TRIPOLI, Libya – The chief of Libya’s former rebels arrived in Tripoli on Saturday, greeted by a boisterous red carpet ceremony meant to show he’s taking charge of the interim government replacing the ousted regime of Moammar Gadhafi.
But even as Libya’s new leaders tried to consolidate control over the vast country, Gadhafi loyalists pushed back hard against an assault on the town of Bani Walid, one of Gadhafi’s remaining strongholds, in a sign that the battle is far from over.
Mustafa Abdul-Jalil, head of the anti-Gadhafi forces’ National Transitional Council, landed Saturday at an air force base on the outskirts of Tripoli. A faded red carpet was rolled out, and hundreds of fighters and officials in suits rushed toward the plane as he walked down the steps. Some flashed victory signs or shouted “God is great.”
Abdul-Jalil was mobbed by the crowd as he tried to make his way to the air force building.
After meeting with local leaders inside, Abdul-Jalil called for unity among Libyans to finish the fight against Gadhafi loyalists. He also called for forgiveness to allow Libyans to rebuild the country.
“This is not the time for retribution. This is not the time for taking matters into your own hands. Many rights have been lost and many tragedies have occurred,” he said. “We have to realize that Moammar Gadhafi is not done yet and we must direct all our means to liberate the rest of the cities.”

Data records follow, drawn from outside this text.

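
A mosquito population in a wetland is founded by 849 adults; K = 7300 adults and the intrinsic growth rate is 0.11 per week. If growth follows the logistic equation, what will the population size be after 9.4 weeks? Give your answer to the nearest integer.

A = (K − N₀)/N₀ = (7300 − 849)/849 = 7.5984.
N(t) = K/(1 + A·e^(−rt)) = 7300/(1 + 7.5984×e^(−0.11×9.4)).
e^(−1.034) = 0.35558; denominator = 1 + 7.5984×0.35558 = 3.7018.
N = 7300/3.7018 = 1971.99.

1972 adults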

Abdul-Jalil’s arrival was meant to show that the former rebels are getting ready to establish their government in the capital. Until now, most leaders of the anti-Gadhafi movement had been based in the eastern city of Benghazi.
“It’s a day that shows Libya is finally in the hands of its people,” said Abdullah Gzema, an NTC member from the coastal city of Zawiya. “We know we have nothing ahead of us but challenges. The challenge now is to organize the state and that will be harder than the military campaign.”
Revolutionary forces entered Tripoli on Aug. 21, six months after the uprising against Gadhafi began.
The fall of Tripoli effectively sealed the fate of Gadhafi’s regime, but Abdul-Jalil stayed away from the capital until Saturday. His prolonged absence had raised questions about the former rebels’ ability to take charge. Officials close to Abdul-Jalil cited security concerns as one of the reasons.